BEA has issued this incident report:
On Saturday, September 30, 2017, the Airbus A380-861 operated by Air France, was carrying out scheduled flight AF066 from Paris (France) to Los Angeles (USA). It took off at 09:50. At 13:49, while the crew were changing en-route flight level, they heard an explosion and observed asymmetric thrust from the right side of the aeroplane, immediately followed by severe vibrations.

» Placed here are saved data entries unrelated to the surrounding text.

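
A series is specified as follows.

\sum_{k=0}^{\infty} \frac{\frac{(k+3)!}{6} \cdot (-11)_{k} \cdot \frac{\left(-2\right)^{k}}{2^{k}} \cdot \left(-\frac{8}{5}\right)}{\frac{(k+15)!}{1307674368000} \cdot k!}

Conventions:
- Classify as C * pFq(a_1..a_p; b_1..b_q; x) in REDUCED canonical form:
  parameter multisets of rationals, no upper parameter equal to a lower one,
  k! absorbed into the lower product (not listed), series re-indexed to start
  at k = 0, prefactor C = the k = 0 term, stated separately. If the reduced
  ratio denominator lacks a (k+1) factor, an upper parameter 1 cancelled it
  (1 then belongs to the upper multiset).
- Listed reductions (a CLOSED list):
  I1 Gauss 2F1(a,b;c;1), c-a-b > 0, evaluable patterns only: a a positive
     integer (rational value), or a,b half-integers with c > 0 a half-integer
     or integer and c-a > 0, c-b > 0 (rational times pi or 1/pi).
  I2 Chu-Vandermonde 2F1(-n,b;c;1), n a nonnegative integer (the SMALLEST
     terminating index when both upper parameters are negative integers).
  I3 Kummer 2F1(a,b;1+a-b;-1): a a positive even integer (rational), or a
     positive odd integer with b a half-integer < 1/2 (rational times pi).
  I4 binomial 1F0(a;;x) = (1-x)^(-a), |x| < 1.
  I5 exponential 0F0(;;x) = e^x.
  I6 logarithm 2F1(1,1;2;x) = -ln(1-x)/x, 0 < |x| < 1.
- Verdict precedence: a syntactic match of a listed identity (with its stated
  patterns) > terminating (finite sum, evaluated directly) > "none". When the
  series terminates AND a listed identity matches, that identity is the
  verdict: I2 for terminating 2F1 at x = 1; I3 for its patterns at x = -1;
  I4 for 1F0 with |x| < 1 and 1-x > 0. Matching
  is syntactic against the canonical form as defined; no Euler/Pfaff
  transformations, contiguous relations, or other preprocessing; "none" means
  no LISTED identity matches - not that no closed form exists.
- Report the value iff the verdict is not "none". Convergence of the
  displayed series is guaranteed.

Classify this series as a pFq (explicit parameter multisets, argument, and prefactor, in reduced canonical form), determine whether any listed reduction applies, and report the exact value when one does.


The tell: x = -1 and the denominator's factorial ratio (prefactor -8/5) is a lower Pochhammer.
Adjacent-term ratio: r(k) = -1 * (k-11) (k+4) / [(k+16) (k+1)] ; factor over Q: parameters, x = -1, and C = -\frac{8}{5}.

With C = -\frac{8}{5}: the canonical form is 2F1(-11, 4; 16; -1). Verdict (x = -1): Kummer (I3) applies (x = -1; c = 16 equals 1+a-b for upper {-11, 4}: listed pattern). Hence: -28.


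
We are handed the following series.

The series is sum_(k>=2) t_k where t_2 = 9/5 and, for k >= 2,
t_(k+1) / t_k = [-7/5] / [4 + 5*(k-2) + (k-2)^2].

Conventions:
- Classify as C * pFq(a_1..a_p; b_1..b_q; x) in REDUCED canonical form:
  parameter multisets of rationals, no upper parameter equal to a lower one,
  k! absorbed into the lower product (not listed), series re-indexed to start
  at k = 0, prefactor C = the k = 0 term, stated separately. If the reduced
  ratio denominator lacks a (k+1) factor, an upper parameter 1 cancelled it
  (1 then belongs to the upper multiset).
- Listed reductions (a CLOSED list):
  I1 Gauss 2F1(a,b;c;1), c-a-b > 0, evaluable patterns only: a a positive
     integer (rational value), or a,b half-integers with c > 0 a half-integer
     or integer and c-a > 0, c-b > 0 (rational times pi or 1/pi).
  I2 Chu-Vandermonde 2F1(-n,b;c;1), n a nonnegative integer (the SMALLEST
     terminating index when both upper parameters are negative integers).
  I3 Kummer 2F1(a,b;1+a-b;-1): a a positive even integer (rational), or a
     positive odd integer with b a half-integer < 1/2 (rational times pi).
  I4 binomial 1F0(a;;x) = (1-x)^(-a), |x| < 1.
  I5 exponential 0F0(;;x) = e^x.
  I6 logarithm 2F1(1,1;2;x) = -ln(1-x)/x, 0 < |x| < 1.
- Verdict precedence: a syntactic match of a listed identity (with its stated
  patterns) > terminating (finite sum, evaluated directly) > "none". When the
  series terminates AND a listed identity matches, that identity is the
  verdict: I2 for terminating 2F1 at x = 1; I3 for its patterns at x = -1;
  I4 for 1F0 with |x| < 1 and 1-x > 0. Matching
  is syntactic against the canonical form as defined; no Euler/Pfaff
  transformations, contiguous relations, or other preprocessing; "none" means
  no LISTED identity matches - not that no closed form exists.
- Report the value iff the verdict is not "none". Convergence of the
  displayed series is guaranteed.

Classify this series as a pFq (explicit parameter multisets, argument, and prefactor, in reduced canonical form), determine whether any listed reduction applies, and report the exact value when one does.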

The “ENG 4 STALL” and then the “ENG 4 FAIL” messages nearly simultaneously appeared on the ECAM. The crew diverted to Goose Bay airport (Canada) where they landed at 15:42 without any further incident.
A visual examination of the engine found that the fan, first rotating assembly at the front of the engine, along with the air inlet and fan case had separated in flight leading to slight damage to the surrounding structure of the aircraft.
The factors likely to have contributed to the accident include:
- engine designer’s/manufacturer’s lack of knowledge of the cold dwell fatigue phenomenon in the titanium alloy, Ti-6-4;
- absence of instructions from the certification bodies about taking into account macro-zones (i.e. colony of similarly oriented alpha grains) and the cold dwell fatigue phenomenon in the critical parts of an engine, when demonstrating conformity;
- absence of non-destructive means to detect the presence of unusual macro?zones in titanium alloy parts;
- an increase in the risk of having large macro-zones with increased intensity in large Ti-6-4 forgings due to bigger engines, and in particular, bigger fans.
After the accident, regular inspections of the fleet in service found that there were no cracks detected in the areas considered at risk on the fan hubs of the Engine Alliance engines equipping the A380. The certification bodies and engine manufacturers are currently considering how to better understand the cold dwell fatigue phenomenon and take it into account in the design of future engines.